The ACA has helped the state respond to the COVID-19 pandemic in several ways. It allows Arkansas to receive more money from the federal government to operate Medicaid. The total was increased further by the Coronavirus Aid, Relief, and Economic Security Act, or CARES Act, signed by President Donald Trump earlier this year.
This is occurring as more Arkansans are enrolling in Medicaid coverage. In May 2020, the state had its highest number of enrollees in traditional Medicaid, Arkansas Works and children’s programs for at least a year.
The report points out that Arkansas is one of 18 states with a Republican attorney general who is suing to overturn the ACA, while 21 states with a Democratic attorney general are serving as defendants. In Texas v. Azar, a U.S. district court ruled the entire law should be struck down because the 2017 Tax Cut and Jobs Act ended its individual mandate to purchase health insurance. A previous U.S. Supreme Court decision had defined that mandate as a “tax” that helped justify the law.
Earlier this year, the United States Supreme Court agreed to hear Texas v. Azar this fall. The report cites an Urban Institute study that found that ending the ACA would cause nearly 20 million people to lose coverage.
The report notes the ACA has been the subject of numerous other political battles in Arkansas since its passage. The state Medicaid budget must be approved by three quarters of both the Arkansas House and Senate each year, and sometimes passage has come only after much debate. The Centers for Medicare and Medicaid Services allowed the state to enact a work requirement in 2018 that was challenged in court and stopped by a federal judge after the state’s number of beneficiaries was reduced by 18,000. In February, the U.S. Court of Appeals upheld that court’s decision. In July, Arkansas Attorney General Leslie Rutledge asked the U.S. Supreme Court to review and uphold the work requirement. The U.S. Department of Justice has also requested a review of the program.

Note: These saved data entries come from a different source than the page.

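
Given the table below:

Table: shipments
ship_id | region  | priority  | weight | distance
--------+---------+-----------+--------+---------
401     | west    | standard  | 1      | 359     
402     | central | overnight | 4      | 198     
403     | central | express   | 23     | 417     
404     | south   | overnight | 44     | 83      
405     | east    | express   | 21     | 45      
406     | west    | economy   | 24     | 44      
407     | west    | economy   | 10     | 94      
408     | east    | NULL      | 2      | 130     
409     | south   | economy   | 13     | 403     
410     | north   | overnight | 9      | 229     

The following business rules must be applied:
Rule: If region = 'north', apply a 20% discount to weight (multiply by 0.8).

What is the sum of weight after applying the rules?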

Ray Hanley, president and CEO of Arkansas Foundation for Medical Care, a health care quality improvement organization, has a mixed view of the law. He said the ACA failed to control the costs of drugs and other health care expenses. The Kaiser Family Foundation said last year that average family premiums had increased 54% over the last 10 years. The 138% cutoff for Medicaid expansion eligibility was arbitrary and could cause some people to lose coverage by getting a pay raise. While the ACA reduced the national uninsured rate, it failed to cover all Americans.
However, he said the act had been good for hospitals and was an improvement for the nation and for Arkansas. If the law were overturned without a replacement, a quarter million Arkansans could lose their coverage, and hospitals would take a big financial hit.
“We’re far better off with it than we would be without it, but you can’t just say that and gloss over the problems that are inherent in the law,” he said.